The organization is partnering with Phillips Metropolitan CME Church right next door on Main, which in past years has run summer services for kids through a Freedom School program.
That program was one of a network organized by the Children’s Defense Fund, an initiative that traced its origins back to the very first Freedom School opened by civil rights leaders in Mississippi in 1964. Bournes said this summer’s combined program builds on the Freedom School model, “understanding what that was, and then building off of it, but also making it our own,” she said. “We kind of put our own little twist to it.”
A key part of that twist is a central focus on social-emotional learning, continuing to tackle the dislocations caused by pandemic isolation.
“We’re trying to help the kids – and eventually the parents – see themselves as full people,” said co-director Lebert Lester. “Because I think that’s so much of what COVID accidentally shrunk in us, especially as social beings when we’re not around each other.”
Lester, a licensed therapist, said that social-emotional learning will be continually woven in to conversations during all of the typical fun of summer camp.
“We have group activities where students will be drawing, creating stories, even doing some light enactments so that we’re making sure to engage them in a new way than perhaps they’ve been engaged in school,” he said.
Another important aspect of the daily programming – the kids will be integrally involved in creating it.
“We realized from some of our past work that what tends to resonate with the kids is when they have some of the say in the direction of the education,” he said. “So we try to make sure that it’s collaborative.”
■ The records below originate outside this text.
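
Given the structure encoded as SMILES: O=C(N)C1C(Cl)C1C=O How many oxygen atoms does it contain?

2

Scan the SMILES for O atoms (remember two-letter symbols like Cl and Br are single atoms).
Oxygen count: 2.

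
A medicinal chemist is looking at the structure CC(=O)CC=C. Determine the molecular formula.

C5H8O

Walk through each heavy atom and fill implicit hydrogens from standard valence (C 4, N 3, O 2, S 2, halogen 1):
  atom 1: C, bond orders sum to 1 (valence 4) → 3 H
  atom 2: C, bond orders sum to 4 (valence 4) → 0 H
  atom 3: O, bond orders sum to 2 (valence 2) → 0 H
  atom 4: C, bond orders sum to 2 (valence 4) → 2 H
  atom 5: C, bond orders sum to 3 (valence 4) → 1 H
  atom 6: C, bond orders sum to 2 (valence 4) → 2 H
Totals → C:5, H:8, O:1.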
Hartford Communities That Care celebrated its 25th anniversary in June. Bringing back summer camp allows the organization to extend its wraparound services for families in the city who need support. And, crucially, it will also provide another touchpoint to reach families who may need other sorts of help, with services like housing, educational support or violence intervention.
For Lester, their approach is all about meeting people where they are.
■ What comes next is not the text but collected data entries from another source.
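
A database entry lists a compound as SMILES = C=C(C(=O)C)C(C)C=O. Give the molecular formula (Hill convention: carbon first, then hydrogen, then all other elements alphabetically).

Walk through each heavy atom and fill implicit hydrogens from standard valence (C 4, N 3, O 2, S 2, halogen 1):
  atom 1: C, bond orders sum to 2 (valence 4) → 2 H
  atom 2: C, bond orders sum to 4 (valence 4) → 0 H
  atom 3: C, bond orders sum to 4 (valence 4) → 0 H
  atom 4: O, bond orders sum to 2 (valence 2) → 0 H
  atom 5: C, bond orders sum to 1 (valence 4) → 3 H
  atom 6: C, bond orders sum to 3 (valence 4) → 1 H
  atom 7: C, bond orders sum to 1 (valence 4) → 3 H
  atom 8: C, bond orders sum to 3 (valence 4) → 1 H
  atom 9: O, bond orders sum to 2 (valence 2) → 0 H
Totals → C:7, H:10, O:2.
In Hill order: C7H10O2.

C7H10O2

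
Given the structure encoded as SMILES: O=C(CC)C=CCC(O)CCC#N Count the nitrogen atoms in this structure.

Scan the SMILES for N atoms (remember two-letter symbols like Cl and Br are single atoms).
Nitrogen count: 1.

1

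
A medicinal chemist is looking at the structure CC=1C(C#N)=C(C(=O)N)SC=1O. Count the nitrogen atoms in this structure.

2

Scan the SMILES for N atoms (remember two-letter symbols like Cl and Br are single atoms).
Nitrogen count: 2.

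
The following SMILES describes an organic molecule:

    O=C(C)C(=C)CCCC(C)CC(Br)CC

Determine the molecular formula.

Walk through each heavy atom and fill implicit hydrogens from standard valence (C 4, N 3, O 2, S 2, halogen 1):
  atom 1: O, bond orders sum to 2 (valence 2) → 0 H
  atom 2: C, bond orders sum to 4 (valence 4) → 0 H
  atom 3: C, bond orders sum to 1 (valence 4) → 3 H
  atom 4: C, bond orders sum to 4 (valence 4) → 0 H
  atom 5: C, bond orders sum to 2 (valence 4) → 2 H
  atom 6: C, bond orders sum to 2 (valence 4) → 2 H
  atom 7: C, bond orders sum to 2 (valence 4) → 2 H
  atom 8: C, bond orders sum to 2 (valence 4) → 2 H
  atom 9: C, bond orders sum to 3 (valence 4) → 1 H
  atom 10: C, bond orders sum to 1 (valence 4) → 3 H
  atom 11: C, bond orders sum to 2 (valence 4) → 2 H
  atom 12: C, bond orders sum to 3 (valence 4) → 1 H
  atom 13: Br (halogen, monovalent) → 0 H
  atom 14: C, bond orders sum to 2 (valence 4) → 2 H
  atom 15: C, bond orders sum to 1 (valence 4) → 3 H
Totals → C:13, H:23, Br:1, O:1.

C13H23BrO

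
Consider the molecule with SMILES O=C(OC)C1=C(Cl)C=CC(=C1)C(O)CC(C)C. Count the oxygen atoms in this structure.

3

Scan the SMILES for O atoms (remember two-letter symbols like Cl and Br are single atoms).
Oxygen count: 3.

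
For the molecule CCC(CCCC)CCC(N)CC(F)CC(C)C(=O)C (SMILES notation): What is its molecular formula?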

“I think it should encourage more service orgs to think about how they do their outreach,” he said of the overwhelming response to the camp. “The people that we serve, the families and the community are looking for these services, but they’re also looking for connection.”
Bournes, a case manager for families served by HCTC and a graduate herself of the organization’s Greater Hartford Youth Leadership Academy, said she’s grateful to be stepping up into the director’s role
“Now I can put my case management and this together, and now I can be a pillar to the families in the summer program that are new to Hartford Communities That Care,” she said. “Seeing the little ones and seeing them blossom, it’s just like going back in time and seeing myself again.”